题 目:Neural Networks in Scientific Computing (SciML): Basics and Challenging Questions
主讲人:蔡智强 教授
单 位:大亚湾大学
时 间:2026年3月24日 9:00
地 点:学院二楼会议室
摘 要:Neural networks (NNs) have demonstrated remarkable performance in computer vision, natural language processing, and many other tasks of artificial intelligence. Recently, there has been a growing interest in leveraging NNs to solve partial differential equations (PDEs). Despite the rapid proliferation of articles in recent years, research on NN-based numerical methods for solving PDEs in the context of science and engineering is still in its early stages. Numerous critical open problems remain to be addressed before these methods can be broadly applied to solve computationally challenging problems. In this talk, I will first give a brief introduction of ReLU NNs from numerical analysis perspective. I will then discuss our works on addressing some of critical questions such as
• why use NNs instead of finite elements in scientific computing? or for what applications, are NNs better than finite elements in approximation?
• how to develop NN discretization methods that are not only physics_x0002_informed but more importantly physics-preserved?
• how to develop reliable and efficient “training” algorithms for NN discretization (non-convex optimization)?
• for a given task, how to design a nearly optimal NN architecture within a prescribed accuracy?
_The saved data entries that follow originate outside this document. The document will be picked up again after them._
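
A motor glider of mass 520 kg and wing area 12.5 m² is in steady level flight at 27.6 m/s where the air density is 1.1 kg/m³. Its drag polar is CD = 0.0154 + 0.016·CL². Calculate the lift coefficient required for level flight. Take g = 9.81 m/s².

CL = 0.974

Level flight ⇒ L = W = m·g = 520 × 9.81 = 5101.2 N.
q = ½ρv² = ½ × 1.1 × 27.6² = 419 Pa.
CL = W/(q·S) = 5101.2 / (419 × 12.5) = 0.9741.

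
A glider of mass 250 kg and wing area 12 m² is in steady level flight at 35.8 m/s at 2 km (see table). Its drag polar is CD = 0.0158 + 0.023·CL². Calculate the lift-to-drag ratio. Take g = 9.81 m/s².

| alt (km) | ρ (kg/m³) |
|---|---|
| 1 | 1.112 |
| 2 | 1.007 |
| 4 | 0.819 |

L/D = 17.5

At 2 km, from the table: ρ = 1.007 kg/m³.
Level flight ⇒ L = W = m·g = 250 × 9.81 = 2452.5 N.
q = ½ρv² = ½ × 1.007 × 35.8² = 645.3 Pa.
CL = W/(q·S) = 2452.5 / (645.3 × 12) = 0.3167.
CD = 0.0158 + 0.023 × 0.3167² = 0.01811.
L/D = CL/CD = 0.3167 / 0.01811 = 17.5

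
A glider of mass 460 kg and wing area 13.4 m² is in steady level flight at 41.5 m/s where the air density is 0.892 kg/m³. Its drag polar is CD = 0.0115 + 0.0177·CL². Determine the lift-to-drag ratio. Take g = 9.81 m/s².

L/D = 29.4

Level flight ⇒ L = W = m·g = 460 × 9.81 = 4512.6 N.
Dynamic pressure q = 0.5 × 0.892 × 41.5² = 768.1 Pa.
Required CL = L/(qS) = 4512.6/(768.1·13.4) = 0.4384.
CD = 0.0115 + 0.0177 × 0.4384² = 0.0149.
L/D = CL/CD = 0.4384 / 0.0149 = 29.4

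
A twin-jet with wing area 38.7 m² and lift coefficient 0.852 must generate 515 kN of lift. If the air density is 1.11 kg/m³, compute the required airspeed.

v = 168 m/s

L = ½ρv²S·CL ⇒ v = √(2L/(ρ·S·CL))
v = √(2 × 5.15×10^5 / (1.11 × 38.7 × 0.852)) = √28140 = 168 m/s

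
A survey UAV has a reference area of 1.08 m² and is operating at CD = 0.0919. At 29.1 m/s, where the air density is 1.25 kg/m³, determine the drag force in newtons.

D = 52.5 N

D = ½ρv²S·CD = ½ × 1.25 × 29.1² × 1.08 × 0.0919 = 52.5 N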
简 介:Before joining Great Bay University, Dongguan, Guangdong as a chair professor, Dr. Cai had been at the Purdue University since 1996 as an associate and full professor, at the University of Southern California as assistant professor, and at the Courant Institute of Mathematical Science at New York University and at Brookhaven National Laboratory as postdoc associate. He had been a summer visiting faculty at the Lawrence Livermore National Laboratory for over two decades. His research is on numerical solution of partial differential equations with applications in fluid and solid mechanics, electromagnetics, and flow in porous media. His primary interests include discretization methods (finite volume, finite element and multiscale finite element, and least-squares), accuracy control of computer simulations, and self-adaptive numerical methods for complex systems before focusing on neural network for solving challenging partial differential equations.